The D.C. area might see its first snowflakes Tuesday, weather officials said, as a cold front brings a sudden drop in temperatures
National Weather Service Meteorologist Heather Sheffield predicted a 40 percent chance of snow precipitation between 6 a.m. and 8 a.m. Tuesday — right around the morning rush hour — as the result of an Arctic cold front moving through the area.
"It's going to be a lot of cold air," Ms. Sheffield said. "We're expecting rain showers to switch over to rain and snow. It'll probably be a mix. It's going to be kind of a quick thing."
Ms.

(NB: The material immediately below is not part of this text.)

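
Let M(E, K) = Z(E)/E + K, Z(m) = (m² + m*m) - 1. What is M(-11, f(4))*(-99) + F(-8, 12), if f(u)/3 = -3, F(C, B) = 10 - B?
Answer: 3058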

Sheffield said no accumulation is predicted because the surface temperature is above freezing.
The mercury likely won't get above 40 degrees Tuesday, Ms. Sheffield said, but once the cold front moves through, "it should warm up by the end of the week."
Tuesday's weather could be a shock for some, as Monday's temperatures stayed close to 60 degrees, Ms. Sheffield, said, which is the average temperature for this time of year. Snow accumulation usually starts in early December, Ms Sheffield said.
The roller coaster temperatures are not uncommon for the fall, Ms. Sheffield said, nor are Tuesday's possible snow showers the earliest flakes seen in the D.C. area.
The earliest snowfall on record was Oct. 10, 1979, but only 0.3 inches of snowfall was recorded.